I start at a new school in September. I’ve walked to work for the last five years and that’s been worth its weight in gold to me as an author and a human being. The new job is an hour’s commute away…by bus. The fact that I’ve done that to my working day is a reflection of how bitterly disappointed I have been with the new administration at my ‘old’ school this year. I’m leaving behind some wonderful colleagues and brilliant students. I’m also leaving behind a position and routine that provided me the opportunity to find time to write. I don’t anticipate that at my new school I’ll find half the time I had here.
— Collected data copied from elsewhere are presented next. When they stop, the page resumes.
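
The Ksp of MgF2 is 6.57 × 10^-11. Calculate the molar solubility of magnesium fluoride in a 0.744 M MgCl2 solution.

s = 4.70 × 10^-6 M

MgF2(s) ⇌ Mg^2+ + 2 F^-
Ksp = [Mg^2+][F^-]^2
If s mol/L dissolves here, [Mg^2+] = 0.744 + s ≈ 0.744, [F^-] = 2s (common-ion effect: Mg^2+ is already 0.744 M).
Ksp ≈ 0.744 × (2s)^2
s = 4.70 x 10^-6 M
Check: s = 4.7 × 10^-6 ≪ 0.744, so the approximation is valid.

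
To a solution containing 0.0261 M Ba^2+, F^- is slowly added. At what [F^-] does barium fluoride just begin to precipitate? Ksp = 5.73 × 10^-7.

BaF2(s) ⇌ Ba^2+(aq) + 2 F^-(aq)
Ksp = [Ba^2+][F^-]^2
Precipitation begins when Q = Ksp. With [Ba^2+] = 0.0261 M:
5.73 × 10^-7 = (0.0261) × [F^-]^2
[F^-] = (5.73 × 10^-7 / 2.61 x 10^-2)^(1/2) = 4.69 × 10^-3 M

4.69 × 10^-3 M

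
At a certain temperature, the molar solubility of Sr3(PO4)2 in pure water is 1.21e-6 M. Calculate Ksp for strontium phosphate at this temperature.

2.80 x 10^-28

Sr3(PO4)2(s) ⇌ 3 Sr^2+ + 2 PO4^3-
For each mole of Sr3(PO4)2 that dissolves: [Sr^2+] = 3s, [PO4^3-] = 2s.
Ksp = [Sr^2+]^3[PO4^3-]^2
Ksp = (3s)^3(2s)^2 = 108s^5
Ksp = 108 × (1.21 × 10^-6)^5 = 2.80 × 10^-28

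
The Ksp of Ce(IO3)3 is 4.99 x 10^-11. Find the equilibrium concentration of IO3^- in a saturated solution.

Ce(IO3)3(s) <=> Ce^3+(aq) + 3 IO3^-(aq)
Ksp = [Ce^3+][IO3^-]^3
For each mole of Ce(IO3)3 that dissolves: [Ce^3+] = s, [IO3^-] = 3s.
Ksp = s(3s)^3 = 27s^4
Solving, s = (4.99 x 10^-11/27)^(1/4) = 1.166 × 10^-3 M
[IO3^-] = 3s = 3.50 x 10^-3 M

3.50e-3 M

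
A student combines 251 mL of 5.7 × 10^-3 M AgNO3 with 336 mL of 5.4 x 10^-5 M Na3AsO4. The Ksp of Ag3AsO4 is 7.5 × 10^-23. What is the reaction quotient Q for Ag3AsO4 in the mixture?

Q ≈ 4.5 × 10^-13

Total volume = 251 + 336 = 587 mL.
[Ag^+] = 5.7 × 10^-3 × (251/587) = 2.44 × 10^-3 M
[AsO4^3-] = 5.4 × 10^-5 × (336/587) = 3.09 × 10^-5 M
Ag3AsO4(s) ⇌ 3 Ag^+(aq) + AsO4^3-(aq), so Q = [Ag^+]^3[AsO4^3-]
Q = (2.44 × 10^-3)^3(3.09 × 10^-5) = 4.5 × 10^-13
Q > Ksp, so Ag3AsO4 will precipitate.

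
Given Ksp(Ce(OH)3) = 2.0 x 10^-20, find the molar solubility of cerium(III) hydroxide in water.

s = 5.2e-6 M

Ce(OH)3(s) <=> Ce^3+(aq) + 3 OH^-(aq)
Ksp = [Ce^3+][OH^-]^3
With molar solubility s: [Ce^3+] = s, [OH^-] = 3s.
Ksp = s(3s)^3 = 27s^4
s = (2.0 x 10^-20 / 27)^(1/4) = 5.2 × 10^-6 M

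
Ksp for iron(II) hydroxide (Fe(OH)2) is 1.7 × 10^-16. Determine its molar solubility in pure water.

Fe(OH)2(s) <=> Fe^2+ + 2 OH^-
Ksp = [Fe^2+][OH^-]^2
If s mol/L of Fe(OH)2 dissolves, [Fe^2+] = s and [OH^-] = 2s.
Substituting: Ksp = s(2s)^2 = 4s^3
Solving, s = (1.7 × 10^-16/4)^(1/3) = 3.5 × 10^-6 M

s = 3.5 × 10^-6 M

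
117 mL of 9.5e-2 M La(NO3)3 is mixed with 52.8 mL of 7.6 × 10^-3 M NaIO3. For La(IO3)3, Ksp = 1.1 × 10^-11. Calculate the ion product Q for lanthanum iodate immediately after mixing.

8.6 x 10^-10

Total volume = 117 + 52.8 = 169.8 mL.
[La^3+] = 9.5 × 10^-2 × (117/169.8) = 6.55 x 10^-2 M
[IO3^-] = 7.6 × 10^-3 × (52.8/169.8) = 2.36 × 10^-3 M
La(IO3)3(s) ⇌ La^3+ + 3 IO3^-, so Q = [La^3+][IO3^-]^3
Q = (6.55 x 10^-2)(2.36 × 10^-3)^3 = 8.6 × 10^-10
Q > Ksp, so La(IO3)3 will precipitate.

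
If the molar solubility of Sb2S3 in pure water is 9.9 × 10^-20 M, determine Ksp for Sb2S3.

Ksp = 1.0 x 10^-93

Sb2S3(s) <=> 2 Sb^3+(aq) + 3 S^2-(aq)
If s mol/L of Sb2S3 dissolves, [Sb^3+] = 2s and [S^2-] = 3s.
Ksp = [Sb^3+]^2[S^2-]^3
Ksp = (2s)^2(3s)^3 = 108s^5
Ksp = 108 × (9.9 x 10^-20)^5 = 1.0 x 10^-93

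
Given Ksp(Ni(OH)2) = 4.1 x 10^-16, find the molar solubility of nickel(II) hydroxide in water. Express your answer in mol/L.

s = 4.7 x 10^-6 M

Ni(OH)2(s) ⇌ Ni^2+(aq) + 2 OH^-(aq)
Ksp = [Ni^2+][OH^-]^2
If s mol/L of Ni(OH)2 dissolves, [Ni^2+] = s and [OH^-] = 2s.
So Ksp = s × (2s)^2 = 4s^3
s^3 = 4.1 x 10^-16 / 4, so s = 4.7 × 10^-6 M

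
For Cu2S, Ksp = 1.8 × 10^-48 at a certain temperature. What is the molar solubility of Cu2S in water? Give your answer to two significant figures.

s ≈ 7.7 x 10^-17 M

Cu2S(s) ⇌ 2 Cu^+(aq) + S^2-(aq)
Ksp = [Cu^+]^2[S^2-]
Let s = molar solubility. Then [Cu^+] = 2s and [S^2-] = s.
Ksp = (2s)^2s = 4s^3
s = (1.8 × 10^-48 / 4)^(1/3) = 7.7 × 10^-17 M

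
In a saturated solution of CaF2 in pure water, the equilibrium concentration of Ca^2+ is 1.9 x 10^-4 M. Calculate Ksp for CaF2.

CaF2(s) ⇌ Ca^2+ + 2 F^-
Stoichiometry gives [F^-] = (2/1)[Ca^2+] = 3.80 × 10^-4 M.
Ksp = [Ca^2+][F^-]^2
Ksp = 1.9 × 10^-4 × (3.80 x 10^-4)^2 = 2.7 x 10^-11

2.7 × 10^-11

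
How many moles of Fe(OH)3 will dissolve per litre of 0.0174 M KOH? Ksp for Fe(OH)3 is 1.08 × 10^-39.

Fe(OH)3(s) ⇌ Fe^3+ + 3 OH^-
Ksp = [Fe^3+][OH^-]^3
Let s = moles of Fe(OH)3 that dissolve per litre. [Fe^3+] = s, [OH^-] = 0.0174 + 3s ≈ 0.0174 (common-ion effect: OH^- is already 0.0174 M).
Ksp ≈ s × (0.0174)^3
s = 2.05 × 10^-34 M
Check: 3s = 6.2 × 10^-34 ≪ 0.0174, so the approximation is valid.

s = 2.05 × 10^-34 M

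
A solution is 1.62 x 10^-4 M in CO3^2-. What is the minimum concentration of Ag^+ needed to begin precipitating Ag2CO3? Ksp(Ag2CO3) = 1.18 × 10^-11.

Ag2CO3(s) <=> 2 Ag^+(aq) + CO3^2-(aq)
Ksp = [Ag^+]^2[CO3^2-]
Precipitation begins when Q = Ksp. With [CO3^2-] = 1.62 x 10^-4 M:
1.18 × 10^-11 = (1.62 x 10^-4) × [Ag^+]^2
[Ag^+] = (1.18 × 10^-11 / 1.62 × 10^-4)^(1/2) = 2.70 × 10^-4 M

2.70 × 10^-4 M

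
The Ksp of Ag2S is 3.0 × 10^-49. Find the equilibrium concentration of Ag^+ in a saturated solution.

8.4e-17 M

Ag2S(s) ⇌ 2 Ag^+ + S^2-
Ksp = [Ag^+]^2[S^2-]
For each mole of Ag2S that dissolves: [Ag^+] = 2s, [S^2-] = s.
Substituting: Ksp = (2s)^2s = 4s^3
s = (3.0 × 10^-49 / 4)^(1/3) = 4.22 × 10^-17 M
[Ag^+] = 2s = 8.4 × 10^-17 M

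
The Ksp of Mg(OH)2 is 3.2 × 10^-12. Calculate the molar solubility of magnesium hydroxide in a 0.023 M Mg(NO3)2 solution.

s = 5.9 × 10^-6 M

Mg(OH)2(s) <=> Mg^2+(aq) + 2 OH^-(aq)
Ksp = [Mg^2+][OH^-]^2
Let s = moles of Mg(OH)2 that dissolve per litre. [Mg^2+] = 0.023 + s ≈ 0.023, [OH^-] = 2s (since Mg^2+ from Mg(NO3)2 dominates).
Ksp ≈ 0.023 × (2s)^2
s = 5.9 x 10^-6 M
Check: s = 5.9 × 10^-6 ≪ 0.023, so the approximation is valid.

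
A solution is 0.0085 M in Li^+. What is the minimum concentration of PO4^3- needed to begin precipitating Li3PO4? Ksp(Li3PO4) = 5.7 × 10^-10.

Li3PO4(s) ⇌ 3 Li^+(aq) + PO4^3-(aq)
Ksp = [Li^+]^3[PO4^3-]
Precipitation begins when Q = Ksp. With [Li^+] = 0.0085 M:
5.7 × 10^-10 = (0.0085)^3 × [PO4^3-]
[PO4^3-] = (5.7 × 10^-10 / 6.14 × 10^-7) = 9.3 × 10^-4 M

[PO4^3-] = 9.3e-4 M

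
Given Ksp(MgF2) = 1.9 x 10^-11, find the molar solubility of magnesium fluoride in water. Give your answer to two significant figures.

1.7e-4 M

MgF2(s) ⇌ Mg^2+(aq) + 2 F^-(aq)
Ksp = [Mg^2+][F^-]^2
If s mol/L of MgF2 dissolves, [Mg^2+] = s and [F^-] = 2s.
Ksp = s(2s)^2 = 4s^3
s^3 = 1.9 x 10^-11 / 4, so s = 1.7 × 10^-4 M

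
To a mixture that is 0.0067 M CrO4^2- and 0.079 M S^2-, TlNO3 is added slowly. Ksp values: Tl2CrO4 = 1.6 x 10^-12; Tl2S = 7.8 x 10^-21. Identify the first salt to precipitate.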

Those familiar with this blog will know that I started writing when I came to Turkey five years ago. I’ve written eight books while I’ve been working at this school. (Not during lessons, of course, I mean in my time here.) I can still remember banging away on the first Acer Sansom – the first book I wrote – on the school computer, which kept crashing, in the old staffroom in my free periods. Before I started carrying my laptop to school every day I was always trying to find a computer that worked to practice my hobby. There probably isn’t a computer here that doesn’t have a chapter or two of something I’ve written on its hard-drive. I feel quite nostalgic about the technology here, which is quite appropriate seeing as most of it is from another age.
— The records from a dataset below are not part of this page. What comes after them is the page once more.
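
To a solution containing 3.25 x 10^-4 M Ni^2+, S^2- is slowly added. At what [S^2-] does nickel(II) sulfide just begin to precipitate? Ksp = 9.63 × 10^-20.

NiS(s) ⇌ Ni^2+(aq) + S^2-(aq)
Ksp = [Ni^2+][S^2-]
Precipitation begins when Q = Ksp. With [Ni^2+] = 3.25 x 10^-4 M:
9.63 × 10^-20 = (3.25 x 10^-4) × [S^2-]
[S^2-] = (9.63 × 10^-20 / 3.25 × 10^-4) = 2.96 × 10^-16 M

[S^2-] = 2.96 × 10^-16 M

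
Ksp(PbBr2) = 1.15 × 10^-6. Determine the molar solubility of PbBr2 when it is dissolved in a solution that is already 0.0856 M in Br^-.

PbBr2(s) ⇌ Pb^2+ + 2 Br^-
Ksp = [Pb^2+][Br^-]^2
Let s be the molar solubility in this solution. [Pb^2+] = s, [Br^-] = 0.0856 + 2s ≈ 0.0856 (Ksp is small, so little additional dissolves).
Ksp ≈ s × (0.0856)^2
s = 1.57 x 10^-4 M
Check: 2s = 3.1 × 10^-4 ≪ 0.0856, so the approximation is valid.

1.57 x 10^-4 M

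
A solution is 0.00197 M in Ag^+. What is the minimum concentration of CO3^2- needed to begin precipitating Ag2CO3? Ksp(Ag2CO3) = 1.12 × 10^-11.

Ag2CO3(s) ⇌ 2 Ag^+ + CO3^2-
Ksp = [Ag^+]^2[CO3^2-]
Precipitation begins when Q = Ksp. With [Ag^+] = 0.00197 M:
1.12 × 10^-11 = (0.00197)^2 × [CO3^2-]
[CO3^2-] = (1.12 × 10^-11 / 3.881 × 10^-6) = 2.89 x 10^-6 M

[CO3^2-] = 2.89e-6 M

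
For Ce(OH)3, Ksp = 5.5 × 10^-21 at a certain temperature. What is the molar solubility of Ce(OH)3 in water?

Ce(OH)3(s) <=> Ce^3+ + 3 OH^-
Ksp = [Ce^3+][OH^-]^3
If s mol/L of Ce(OH)3 dissolves, [Ce^3+] = s and [OH^-] = 3s.
Ksp = s(3s)^3 = 27s^4
s = (5.5 × 10^-21 / 27)^(1/4) = 3.8 x 10^-6 M

s = 3.8e-6 M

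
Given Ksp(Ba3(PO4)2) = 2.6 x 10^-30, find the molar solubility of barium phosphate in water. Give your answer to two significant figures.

4.7 × 10^-7 M

Ba3(PO4)2(s) <=> 3 Ba^2+(aq) + 2 PO4^3-(aq)
Ksp = [Ba^2+]^3[PO4^3-]^2
Let s = molar solubility. Then [Ba^2+] = 3s and [PO4^3-] = 2s.
So Ksp = (3s)^3 × (2s)^2 = 108s^5
s^5 = 2.6 x 10^-30 / 108, so s = 4.7 × 10^-7 M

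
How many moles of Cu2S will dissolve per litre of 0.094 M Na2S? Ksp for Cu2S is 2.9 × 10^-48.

Cu2S(s) ⇌ 2 Cu^+ + S^2-
Ksp = [Cu^+]^2[S^2-]
Let s be the molar solubility in this solution. [Cu^+] = 2s, [S^2-] = 0.094 + s ≈ 0.094 (Ksp is small, so little additional dissolves).
Ksp ≈ (2s)^2 × 0.094
s = 2.8 × 10^-24 M
Check: s = 2.8 × 10^-24 ≪ 0.094, so the approximation is valid.

2.8 x 10^-24 M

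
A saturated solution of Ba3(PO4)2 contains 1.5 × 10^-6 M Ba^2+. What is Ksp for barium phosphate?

Ba3(PO4)2(s) <=> 3 Ba^2+(aq) + 2 PO4^3-(aq)
Stoichiometry gives [PO4^3-] = (2/3)[Ba^2+] = 1.00 x 10^-6 M.
Ksp = [Ba^2+]^3[PO4^3-]^2
Ksp = (1.5 × 10^-6)^3 × (1.00 × 10^-6)^2 = 3.4 x 10^-30

3.4e-30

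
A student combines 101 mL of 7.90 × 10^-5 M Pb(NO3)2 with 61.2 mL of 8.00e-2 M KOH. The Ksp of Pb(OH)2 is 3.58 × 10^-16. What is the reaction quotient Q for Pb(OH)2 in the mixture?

Total volume = 101 + 61.2 = 162.2 mL.
[Pb^2+] = 7.90 × 10^-5 × (101/162.2) = 4.919 × 10^-5 M
[OH^-] = 8.00 x 10^-2 × (61.2/162.2) = 3.018 x 10^-2 M
Pb(OH)2(s) ⇌ Pb^2+(aq) + 2 OH^-(aq), so Q = [Pb^2+][OH^-]^2
Q = (4.919 x 10^-5)(3.018 x 10^-2)^2 = 4.48 x 10^-8
Q > Ksp, so Pb(OH)2 will precipitate.

Q ≈ 4.48e-8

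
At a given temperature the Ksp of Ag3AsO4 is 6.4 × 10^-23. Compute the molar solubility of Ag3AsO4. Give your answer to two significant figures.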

On top of my new working life, my son is growing up – he was three this week – and becoming more demanding. Like Elton sang about Mars, Istanbul is not a place to raise your kids. We live in an apartment, which, like most apartment blocks in Istanbul has no play area or garden to speak of. The nearest park to us is a twenty minute speed-walk away. My usual routine is to come in from work, put his reins on him and go there for an hour or two each evening after school. (Coming from a rural area, I can’t bear to think of him not having the space and opportunity for outside play in his day.) This coupled with my new commute, I can see myself getting less time to write at home in the evenings and weekends. I won’t ignore my parental responsibilities with him just so that I can write. I wouldn’t want to. It’s a choice I’m happy to make.
This will be my last blog-post for the ‘year’. That’s something else I won’t be killing myself over while on holiday.
I’d like to take this seasonal opportunity to offer my sincere and heartfelt thanks and appreciation to all my readers for their interest, downloads and support of my writing. It’s worth repeating: writers are nothing without readers. I’d also like to say a public and huge thank you to Martin, my gentleman friend, who has worked with me on the Acer books, the fourth R&M and the B&C. Through his diligent proofreading and editorial suggestions my writing has achieved a much more polished and professional finish – absolutely necessary as a self-publisher if one is to continue to attract readers and maintain their interest.
Have a great summer everyone and I look forward to further communication with you all next ‘year.’